Business Costs

Business Costs

In order to generate revenue, every business organization has to incur some money like the cost of goods sold, operating expenses, selling, general and administrative expenses, depreciation, interest expense, and income taxes. Some of these may be fixed amount like monthly rent, manager’s salary, or variable amounts like the cost of raw materials.

What is a business cost?

Business cost is the cost that a business incurs in order to produce goods or services. There are three major types of business costs that are incurred by a company. These are fixed costs, variable costs, and semi-variable costs.  However, the other classification is fixed cost, variable cost, semi-variable cost, direct cost, and indirect cost.

Types of business costs

Fixed costs

Fixed costs are costs which do not change with the level of production. These are also called overhead costs. Fixed costs include rent, salaries, insurance, interest payments, and other ongoing expenses. These are typically ongoing monthly expenses that do not change with the level of production. These are mostly time related and are usually paid per month, per quarter, or per year. They remain fixed in the short run.

Fixed costs will affect the profitability of a company because they cannot be reduced or eliminated in order to increase profits when there is less production. This means that any time there is less demand for a product or service, the company will not be able to reduce their fixed cost in order to create more profit margins.

Variable costs

Variable costs are the costs that change in direct proportion to the level of production. These include raw materials and direct labour costs. These costs will increase as production increases. For example, if a company produces more sweaters then it will need more yarn and its variable costs will go up.

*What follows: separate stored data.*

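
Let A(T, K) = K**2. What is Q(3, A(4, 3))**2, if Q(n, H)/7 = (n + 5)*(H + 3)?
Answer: 451584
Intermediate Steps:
Q(n, H) = 7*(3 + H)*(5 + n) (Q(n, H) = 7*((n + 5)*(H + 3)) = 7*((5 + n)*(3 + H)) = 7*((3 + H)*(5 + n)) = 7*(3 + H)*(5 + n))
Q(3, A(4, 3))**2 = (105 + 21*3 + 35*3**2 + 7*3**2*3)**2 = (105 + 63 + 35*9 + 7*9*3)**2 = (105 + 63 + 315 + 189)**2 = 672**2 = 451584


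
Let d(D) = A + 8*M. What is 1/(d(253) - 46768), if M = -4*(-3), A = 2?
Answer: -1/46670 ≈ -2.1427e-5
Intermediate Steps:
M = 12
d(D) = 98 (d(D) = 2 + 8*12 = 2 + 96 = 98)
1/(d(253) - 46768) = 1/(98 - 46768) = 1/(-46670) = -1/46670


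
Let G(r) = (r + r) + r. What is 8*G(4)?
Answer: 96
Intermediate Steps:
G(r) = 3*r (G(r) = 2*r + r = 3*r)
8*G(4) = 8*(3*4) = 8*12 = 96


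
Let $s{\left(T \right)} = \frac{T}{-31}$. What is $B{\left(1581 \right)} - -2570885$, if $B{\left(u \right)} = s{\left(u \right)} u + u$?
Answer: $2491835$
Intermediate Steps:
$s{\left(T \right)} = - \frac{T}{31}$ ($s{\left(T \right)} = T \left(- \frac{1}{31}\right) = - \frac{T}{31}$)
$B{\left(u \right)} = u - \frac{u^{2}}{31}$ ($B{\left(u \right)} = - \frac{u}{31} u + u = - \frac{u^{2}}{31} + u = u - \frac{u^{2}}{31}$)
$B{\left(1581 \right)} - -2570885 = \frac{1}{31} \cdot 1581 \left(31 - 1581\right) - -2570885 = \frac{1}{31} \cdot 1581 \left(31 - 1581\right) + 2570885 = \frac{1}{31} \cdot 1581 \left(-1550\right) + 2570885 = -79050 + 2570885 = 2491835$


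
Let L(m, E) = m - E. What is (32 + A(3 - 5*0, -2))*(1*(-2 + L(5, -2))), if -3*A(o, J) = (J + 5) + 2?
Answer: 455/3 ≈ 151.67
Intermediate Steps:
A(o, J) = -7/3 - J/3 (A(o, J) = -((J + 5) + 2)/3 = -((5 + J) + 2)/3 = -(7 + J)/3 = -7/3 - J/3)
(32 + A(3 - 5*0, -2))*(1*(-2 + L(5, -2))) = (32 + (-7/3 - 1/3*(-2)))*(1*(-2 + (5 - 1*(-2)))) = (32 + (-7/3 + 2/3))*(1*(-2 + (5 + 2))) = (32 - 5/3)*(1*(-2 + 7)) = 91*(1*5)/3 = (91/3)*5 = 455/3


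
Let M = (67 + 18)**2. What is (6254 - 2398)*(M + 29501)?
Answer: 141615456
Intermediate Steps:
M = 7225 (M = 85**2 = 7225)
(6254 - 2398)*(M + 29501) = (6254 - 2398)*(7225 + 29501) = 3856*36726 = 141615456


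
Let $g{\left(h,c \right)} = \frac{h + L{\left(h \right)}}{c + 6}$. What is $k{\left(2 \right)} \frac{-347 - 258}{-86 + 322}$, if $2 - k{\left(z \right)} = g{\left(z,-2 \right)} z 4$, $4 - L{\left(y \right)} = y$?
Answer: $\frac{1815}{118} \approx 15.381$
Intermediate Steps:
$L{\left(y \right)} = 4 - y$
$g{\left(h,c \right)} = \frac{4}{6 + c}$ ($g{\left(h,c \right)} = \frac{h - \left(-4 + h\right)}{c + 6} = \frac{4}{6 + c}$)
$k{\left(z \right)} = 2 - 4 z$ ($k{\left(z \right)} = 2 - \frac{4}{6 - 2} z 4 = 2 - \frac{4}{4} z 4 = 2 - 4 \cdot \frac{1}{4} z 4 = 2 - 1 z 4 = 2 - z 4 = 2 - 4 z$)
$k{\left(2 \right)} \frac{-347 - 258}{-86 + 322} = \left(2 - 8\right) \frac{-347 - 258}{-86 + 322} = \left(2 - 8\right) \left(- \frac{605}{236}\right) = - 6 \left(\left(-605\right) \frac{1}{236}\right) = \left(-6\right) \left(- \frac{605}{236}\right) = \frac{1815}{118}$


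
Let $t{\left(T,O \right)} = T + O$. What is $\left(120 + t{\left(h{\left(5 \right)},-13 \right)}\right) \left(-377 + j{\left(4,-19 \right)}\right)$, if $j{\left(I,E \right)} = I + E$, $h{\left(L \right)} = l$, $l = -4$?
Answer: $-40376$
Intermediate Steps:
$h{\left(L \right)} = -4$
$j{\left(I,E \right)} = E + I$
$t{\left(T,O \right)} = O + T$
$\left(120 + t{\left(h{\left(5 \right)},-13 \right)}\right) \left(-377 + j{\left(4,-19 \right)}\right) = \left(120 - 17\right) \left(-377 + \left(-19 + 4\right)\right) = \left(120 - 17\right) \left(-377 - 15\right) = 103 \left(-392\right) = -40376$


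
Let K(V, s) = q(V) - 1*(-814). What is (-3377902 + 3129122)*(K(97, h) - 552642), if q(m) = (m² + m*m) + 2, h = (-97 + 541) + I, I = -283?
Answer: 132601730240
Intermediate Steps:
h = 161 (h = (-97 + 541) - 283 = 444 - 283 = 161)
q(m) = 2 + 2*m² (q(m) = (m² + m²) + 2 = 2*m² + 2 = 2 + 2*m²)
K(V, s) = 816 + 2*V² (K(V, s) = (2 + 2*V²) - 1*(-814) = (2 + 2*V²) + 814 = 816 + 2*V²)
(-3377902 + 3129122)*(K(97, h) - 552642) = (-3377902 + 3129122)*((816 + 2*97²) - 552642) = -248780*((816 + 2*9409) - 552642) = -248780*((816 + 18818) - 552642) = -248780*(19634 - 552642) = -248780*(-533008) = 132601730240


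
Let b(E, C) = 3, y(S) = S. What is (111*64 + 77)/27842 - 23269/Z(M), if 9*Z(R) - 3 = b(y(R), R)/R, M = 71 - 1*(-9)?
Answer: -51828245953/751734 ≈ -68945.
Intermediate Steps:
M = 80 (M = 71 + 9 = 80)
Z(R) = ⅓ + 1/(3*R) (Z(R) = ⅓ + (3/R)/9 = ⅓ + 1/(3*R))
(111*64 + 77)/27842 - 23269/Z(M) = (111*64 + 77)/27842 - 23269*240/(1 + 80) = (7104 + 77)*(1/27842) - 23269/((⅓)*(1/80)*81) = 7181*(1/27842) - 23269/27/80 = 7181/27842 - 23269*80/27 = 7181/27842 - 1861520/27 = -51828245953/751734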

Variable costs can affect a company’s profitability in many ways. For example, if variable cost per unit is lower than the average revenue per unit then the company will have higher profitability. If variable cost per unit is higher than average revenue per unit then the company will have lower profitability. This is because when variable cost increases, average revenue per unit decreases and vice versa.

Semi-variable costs

Semi variable costs comprise both fixed and variable components. These costs remain fixed for a given level of production, time or consumption, after which these costs become variable when the set level is exceeded. For example, when sales men are paid monthly fixed salary and performance incentives, the monthly salary is firm’s fixed cost and the performance incentive is variable cost. So, put together, it becomes, semi variable cost. Another example would be  a monthly rental for phone line which constitutes a firm’s fixed cost, while call charges constitute its variable cost.

Direct costs

Direct costs are those costs that can be identified with the production of  specific goods or service. The cost that can be directly attributable to/identified with/ associated with the specific cost centre or cost object like a product, function, activity, project and so on is known as direct cost. Unlike  variable costs, direct costs are not directly related to the  quantity of goods produced or sold, however, these costs can be traced back to the  product.

Indirect costs

Indirect cost is those costs that cannot be directly assigned to/related to/identified with a particular cost centre or cost object, but they benefit multiple cost objects. It is not possible to calculate them for a single cost object. However, it needs to be apportioned over various products as well as among the different departments of the organization. It includes production, office & administration, selling & distribution costs.

Are the direct costs and variable costs same?

Although direct and variable costs are tied to the production of goods and services, yet they can have some distinct differences. Variable costs can fall under the category of direct costs, but direct costs don’t necessarily need to be variable.

Direct costs are expenses that can be directly traced to a product, while variable costs vary. Both types of costs are involved in production.

Let’s us understand business costs with an example.

Excellent Furniture manufacturers wooden and steel furniture for both residential and commercial use. Raw materials  for wooden furniture are sourced from the local timber merchant.  Steel is sourced from  Made to Last steel suppliers. Company uses batch as well as job production methods.  Company rented  warehouse to store raw materials and  finished  products.  Other monthly expenses include insurance,  loan interest, etc.  A few workers are paid based on  work allotted ( piece rate) There are supervisors and managers who get monthly salary. Sales people get monthly fixed salary and also incentives based on meeting sales target. Some special order furniture requires additional   designing machine and equipment. They are leased as and when they are needed.

Fixed costs:  Monthly salaries paid to sales people, supervisors and managers, Warehouse rent,

Insurance, and loan interest

Variable costs: Piece rate paid to factory employees.

Cost of raw materials ( wood and steel)

Semi variable cost: Sales people salary + incentives and Factory electricity

Direct costs: Lease cost of designing  machine and equipment.

Key words explained

Key words explained

  • Fixed costs are the costs that do not change with output, such as rent, utilities, and salaries.
  • Variable costs are the costs that do change with output, such as raw materials and wages.
  • Semi variable costs comprise both fixed cost and variable cost elements.
  • Direct cost – cost that can be identified with the production of specific product or service
  • Indirect cost – costs that are not clearly identified with the production of specific product or service.

Conclusion

Both direct cost and indirect cost can either be fixed or variable. In short, we can say that direct costs are those which are used in the production of a single unit of a product, but indirect costs occur in the ordinary course of business and they benefit the entire organization, not to a single product or project. So, in this way these two costs differ.